PRIVATE school owners and managers have been told that it is compulsory for them to pay company and personal income tax to the government.
The chairman of Lagos Inland Revenue Services (LIRS), Mr Ayodele Subair, made this known at the 2020 school managers’ conference organised by the Lagos State chapter of League of Muslim School Proprietors (LEAMSP) in Ikeja, last week.
The training programme, which holds annually and this year’s edition with a theme “Dealing with the new normal” has up to 250 participants from across the state in attendance.
Delivering a keynote address, the LIRS boss, said no matter how small the amount may be, every private school is expected to pay both company tax and personal income tax to federal and state governments respectively.
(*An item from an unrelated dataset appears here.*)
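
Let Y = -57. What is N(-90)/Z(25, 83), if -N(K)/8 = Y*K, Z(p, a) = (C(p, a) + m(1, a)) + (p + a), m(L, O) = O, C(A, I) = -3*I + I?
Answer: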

He said even if a school had only one teacher on its payroll and being paid as low as N30,000 salary monthly, such a school must have to remit certain percentage of that salary as tax to the state government while the school itself as an entity must have paid company tax on yearly basis to the Federal Government.
He noted that the percentage to be paid as tax on the salary of each teacher and every other school worker and also on company income depends on the size of the salary and the company profit respectively.
He said the percentage deduction on PAYE for example, which is for workers, is mostly from seven per cent to 24 per cent and one per cent from those earning N30, 000 salary or less.
Subair, represented at the event by Mrs Basirat Bashir, an assistant director in the agency, said the money is what the government at both levels is using to provide social amenities to the citizenry,
He, however, pointed out the only condition that the government could exempt any school from paying tax at a particular period is when such schools apply for exemption under the claim of having zero profit and back it up with verifiable documents.
Making reference, he gave example of the general school lockdown last year due to COVID-19 pandemic, saying many schools, especially those which were unable to deploy e-learning for their students, let alone charge any fee, applied for exemption, enjoyed tax holiday and also benefited from government palliatives.
While noting that LIRS will never entertain any other condition or verbal complaints and that COVID-19 palliatives is over as of March 29, he said both tax avoidance and evasion are punishable offences.
Speaking earlier separately, both the national president and Lagos State chairman of LEAMSP, Messrs Abdul-Wahid Obalakun and Fatai Raheem, said impact of COVID-19 pandemic on private schools especially last year during lockdown was huge with many schools still finding it difficult to cope.
They, however, noted that the annual training for school managers and unified examinations for students by the association are yielding tremendous results.